The acquisition of morphological knowledge: Should we care about it? How should we study it?

Rastle, K. & Davis, M. .

There is a broad consensus that readers recognize words through the analysis of morphological structure. Indeed, there is emerging evidence to suggest that the acquisition of morphemic knowledge may be a critical part of what it means to become a skilled reader. Yet, remarkably little is known about how individuals come to acquire the morphemically-structured lexical representations that allow them to undertake such an analysis. In this talk we first argue that this question represents an important new area for theory development.

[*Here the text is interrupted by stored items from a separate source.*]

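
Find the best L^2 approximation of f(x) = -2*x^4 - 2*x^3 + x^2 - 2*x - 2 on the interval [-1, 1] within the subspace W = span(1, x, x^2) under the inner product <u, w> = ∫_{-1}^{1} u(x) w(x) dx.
g(x) = -5*x^2/7 - 16*x/5 - 64/35

The best approximation g ∈ W is the orthogonal projection of f onto W. Writing g = a_0 + a_1 x + a_2 x^2, the coefficients solve the normal equations G · a = b where
  G_{ij} = <φ_i, φ_j> and b_i = <f, φ_i>, with φ_0 = 1, φ_1 = x, φ_2 = x^2.
G =
  [2, 0, 2/3]
  [0, 2/3, 0]
  [2/3, 0, 2/5],
b = (-62/15, -32/15, -158/105).
Solving gives a_0 = -64/35, a_1 = -16/5, a_2 = -5/7, so
  g(x) = -5*x^2/7 - 16*x/5 - 64/35.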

Besides the obvious significance of this question for building a complete theory of language processing, we believe that understanding how morphemic knowledge is acquired should permit deeper insight into the mechanisms that underlie online morphological decomposition. We then present a new laboratory method for investigating the acquisition of morphological knowledge in which adult participants are trained on novel suffixes (e.g., -nept) presented in novel word contexts (e.g. sleepnept) then tested immediately or some days after training. We show that results across several studies indicate that participants can acquire morphological representations in a laboratory context that are sufficiently robust to generalise to the online, speeded interpretation of novel untrained exemplars (e.g. sailnept), and thus argue that this method provides one way in which difficult questions about acquisition can be addressed in a highly-controlled setting. More generally, our studies motivate a dynamic and flexible account of a morphologically-structured lexicon, whereby form- and meaning-based generalizations can be readily extracted from a limited set of exemplars.